G.V.: «Qualche gruppo c’era, pensa ai Piombinesi. E a Genova all’inizio, Vitone, Viel, Formento & Sossella e altri, non erano proprio una scuola ma c’era affinità. Tuttavia in genere sì, c’erano molte individualità. Il tratto comune era il pensare all’opera come a un progetto con cui intervenire su aspetti della realtà, esistenziale o sociale, reale o virtuale nel senso di costruita dai simulacri mass-mediali. C’era distacco mentale e non pura espressività, come succedeva con la Transavanguardia».
R.B.: Per quali motivi gli artisti italiani della generazione anni ‘60, se si esclude Cattelan, non sono riusciti a ottenere i riconoscimenti dei loro coetanei inglesi? Dove sono da ricercare, a suo avviso, le cause di questo
mancato apprezzamento?
G.V.: «Il motivo è sempre quello, l’inesistenza di istituzioni pubbliche capaci di promuovere i nostri artisti fuori dal nostro Paese.
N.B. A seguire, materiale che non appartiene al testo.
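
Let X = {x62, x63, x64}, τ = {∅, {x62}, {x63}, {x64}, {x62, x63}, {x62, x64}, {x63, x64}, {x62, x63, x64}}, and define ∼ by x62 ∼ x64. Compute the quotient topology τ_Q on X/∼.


X/∼ = {[x62=x64], [x63]}; |τ_Q| = 4.

Equivalence classes: [x62=x64], [x63].
Quotient map π: X → X/∼ sends x62 ↦ [x62=x64], x63 ↦ [x63], x64 ↦ [x62=x64].
For each subset V ⊆ X/∼, compute π^{-1}(V) ⊆ X and check whether π^{-1}(V) ∈ τ. V is open in τ_Q iff π^{-1}(V) ∈ τ.
  V = {}: π^{-1}(V) = ∅ ∈ τ ✓.
  V = {[x62=x64]}: π^{-1}(V) = {x62, x64} ∈ τ ✓.
  V = {[x63]}: π^{-1}(V) = {x63} ∈ τ ✓.
  V = {[x62=x64], [x63]}: π^{-1}(V) = {x62, x63, x64} ∈ τ ✓.
Open sets in the quotient: τ_Q = {{}, {[x62=x64]}, {[x63]}, {[x62=x64], [x63]}} (4 elements).


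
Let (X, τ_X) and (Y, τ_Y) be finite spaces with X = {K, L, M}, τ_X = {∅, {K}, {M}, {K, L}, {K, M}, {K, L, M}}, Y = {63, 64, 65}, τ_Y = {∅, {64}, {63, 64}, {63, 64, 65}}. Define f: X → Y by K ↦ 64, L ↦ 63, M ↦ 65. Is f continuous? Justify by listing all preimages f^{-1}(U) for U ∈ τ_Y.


f IS continuous.

Compute f^{-1}(U) for each U ∈ τ_Y:
  U = ∅: f^{-1}(U) = ∅ ∈ τ_X ✓.
  U = {64}: f^{-1}(U) = {K} ∈ τ_X ✓.
  U = {63, 64}: f^{-1}(U) = {K, L} ∈ τ_X ✓.
  U = {63, 64, 65}: f^{-1}(U) = {K, L, M} ∈ τ_X ✓.
Every preimage lies in τ_X, so f IS continuous.


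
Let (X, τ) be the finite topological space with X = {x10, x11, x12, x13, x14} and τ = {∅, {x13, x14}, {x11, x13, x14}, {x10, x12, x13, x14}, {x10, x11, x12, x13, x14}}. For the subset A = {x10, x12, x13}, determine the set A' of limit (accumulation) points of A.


A' = {x10, x11, x12, x14}

For each x ∈ X, list the open sets U ∈ τ with x ∈ U, then check whether U ∩ (A ∖ {x}) ≠ ∅ for every such U.
  x = x10: opens ∋ x are {x10, x12, x13, x14}, {x10, x11, x12, x13, x14}; each meets A ∖ {x10}, so x IS a limit point.
  x = x11: opens ∋ x are {x11, x13, x14}, {x10, x11, x12, x13, x14}; each meets A ∖ {x11}, so x IS a limit point.
  x = x12: opens ∋ x are {x10, x12, x13, x14}, {x10, x11, x12, x13, x14}; each meets A ∖ {x12}, so x IS a limit point.
  x = x13: open {x13, x14} ∋ x has {x13, x14} ∩ (A ∖ {x13}) = ∅, so x is NOT a limit point.
  x = x14: opens ∋ x are {x13, x14}, {x11, x13, x14}, {x10, x12, x13, x14}, {x10, x11, x12, x13, x14}; each meets A ∖ {x14}, so x IS a limit point.
Collecting: A' = {x10, x11, x12, x14}.


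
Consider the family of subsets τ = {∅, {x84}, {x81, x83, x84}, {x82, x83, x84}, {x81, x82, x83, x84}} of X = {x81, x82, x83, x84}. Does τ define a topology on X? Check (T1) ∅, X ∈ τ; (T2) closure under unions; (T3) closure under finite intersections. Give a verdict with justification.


τ is NOT a topology on X.

Axiom (T1): ∅ ∈ τ? Yes; X ∈ τ? Yes.
Axiom (T2/T3): check pairwise unions and intersections of members of τ.
Counterexample for (T3): {x81, x83, x84} ∩ {x82, x83, x84} = {x83, x84} ∉ τ. Therefore τ is NOT a topology.


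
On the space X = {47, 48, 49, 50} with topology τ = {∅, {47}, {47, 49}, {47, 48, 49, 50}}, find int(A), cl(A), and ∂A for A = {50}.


int(A) = ∅, cl(A) = {48, 50}, ∂A = {48, 50}.

Closed sets in (X, τ) are complements of opens:
  closed(X, τ) = {∅, {48, 50}, {48, 49, 50}, {47, 48, 49, 50}}.
int(A) = ⋃ {U ∈ τ : U ⊆ A}. Opens contained in A: ∅.
Taking the union of these: int(A) = ∅.
cl(A) = ⋂ {C closed : A ⊆ C}. Closed sets containing A: {48, 50}, {48, 49, 50}, {47, 48, 49, 50}.
Intersecting these: cl(A) = {48, 50}.
∂A = cl(A) ∖ int(A) = {48, 50} ∖ ∅ = {48, 50}.


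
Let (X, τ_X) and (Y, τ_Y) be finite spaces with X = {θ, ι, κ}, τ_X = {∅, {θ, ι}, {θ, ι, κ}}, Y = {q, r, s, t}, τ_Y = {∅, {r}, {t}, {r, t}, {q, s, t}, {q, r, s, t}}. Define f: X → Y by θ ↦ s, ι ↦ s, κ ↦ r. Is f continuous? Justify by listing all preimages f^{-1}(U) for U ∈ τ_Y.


f is NOT continuous.

Compute f^{-1}(U) for each U ∈ τ_Y:
  U = ∅: f^{-1}(U) = ∅ ∈ τ_X ✓.
  U = {r}: f^{-1}(U) = {κ} ∉ τ_X ✗.
  U = {t}: f^{-1}(U) = ∅ ∈ τ_X ✓.
  U = {r, t}: f^{-1}(U) = {κ} ∉ τ_X ✗.
  U = {q, s, t}: f^{-1}(U) = {θ, ι} ∈ τ_X ✓.
  U = {q, r, s, t}: f^{-1}(U) = {θ, ι, κ} ∈ τ_X ✓.
Found U = {r} with f^{-1}(U) = {κ} not in τ_X. Therefore f is NOT continuous.


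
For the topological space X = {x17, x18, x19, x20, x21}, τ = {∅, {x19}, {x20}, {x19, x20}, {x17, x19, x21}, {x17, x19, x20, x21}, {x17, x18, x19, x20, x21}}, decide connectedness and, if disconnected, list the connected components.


(X, τ) is connected.

Find clopen sets (U ∈ τ with X ∖ U ∈ τ):
  U = ∅, X ∖ U = {x17, x18, x19, x20, x21} — both open, so U is clopen.
  U = {x17, x18, x19, x20, x21}, X ∖ U = ∅ — both open, so U is clopen.
Only trivial clopens (∅ and X) exist, so (X, τ) is connected.
Compute connected components by grouping points that agree on all clopens:
  component: {x17, x18, x19, x20, x21}


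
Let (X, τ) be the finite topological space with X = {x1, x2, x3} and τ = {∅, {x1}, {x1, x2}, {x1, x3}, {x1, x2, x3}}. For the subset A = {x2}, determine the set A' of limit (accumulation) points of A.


A' = ∅

For each x ∈ X, list the open sets U ∈ τ with x ∈ U, then check whether U ∩ (A ∖ {x}) ≠ ∅ for every such U.
  x = x1: open {x1} ∋ x has {x1} ∩ (A ∖ {x1}) = ∅, so x is NOT a limit point.
  x = x2: open {x1, x2} ∋ x has {x1, x2} ∩ (A ∖ {x2}) = ∅, so x is NOT a limit point.
  x = x3: open {x1, x3} ∋ x has {x1, x3} ∩ (A ∖ {x3}) = ∅, so x is NOT a limit point.
Collecting: A' = ∅.


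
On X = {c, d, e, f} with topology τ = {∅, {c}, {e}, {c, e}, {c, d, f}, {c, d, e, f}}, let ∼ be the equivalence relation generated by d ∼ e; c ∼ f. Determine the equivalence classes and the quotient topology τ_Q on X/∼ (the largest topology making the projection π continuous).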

Cattelan e Vanessa Beecroft hanno ottenuto un successo internazionale perche si son dati da fare loro, andando a vivere fuori, creando loro i contatti giusti».
R.B: Convieni che oggi occorra sempre più parlare degli anni Novanta e di quanto il messaggio trasmesso da quella generazione di artisti, nati all’incirca tra il 1950 e il 1960, abbia anticipato in quel decennio quanto sta succedendo oggi nella società e nel mondo in cui ci troviamo a vivere, tanto da essere ancora di estrema attualità?
G.V.: «Ne sono sempre stato convinto. Gli anni Novanta, non solo in Italia, sono stati il periodo più
interessante e i migliori della mia vita professionale».
R.B.: Che ruolo potrebbe avere, in tutto questo, il collezionismo italiano ed internazionale?
G.V.: «In Italia il collezionismo privato è stato ed è essenziale. Senza i prestiti dei collezionisti per le mostre neanche il Castello di Rivoli potrebbe lavorare ai livelli alti a cui lavora. E cito il museo italiano più noto al mondo. Ma anche fuori d’Italia, i musei americani hanno collezioni permanenti di grande qualità grazie alle donazioni dei privati. Dai collezionisti privati sono nate la Fondazione Sandretto Re Rebaudengo, la Fondazione Prada, Palazzo Grassi, tutte istituzioni che funzionano come musei, per inciso proprio ciò che più ci manca».
R.B.: Saresti disponibile a prendere parte a un percorso che dovrebbe, nelle mia idea, concretizzarsi in un progetto espositivo da sottoporre al Ministro della Cultura per essere poi realizzato nel Padiglione Italia in una futura Biennale di Venezia?
G.V.: «Perche no?».
R.B.: Quale sarebbe per te la sede ideale dove istituire un tavolo permanente sull’arte degli anni ‘90 e fare incontrare i critici…
G.V.: «Direi Milano, nel corso degli anni Novanta è stata la capitale dell’arte contemporanea italiana. Qui sono nate in quell’epoca le migliori gallerie private, De Carlo, De Cardenas, Emi Fontana, Guenzani e le altre, c’erano gli artisti, i curatori, i collezionisti, il sistema dell’arte italiano ha cominciato a funzionare a Milano».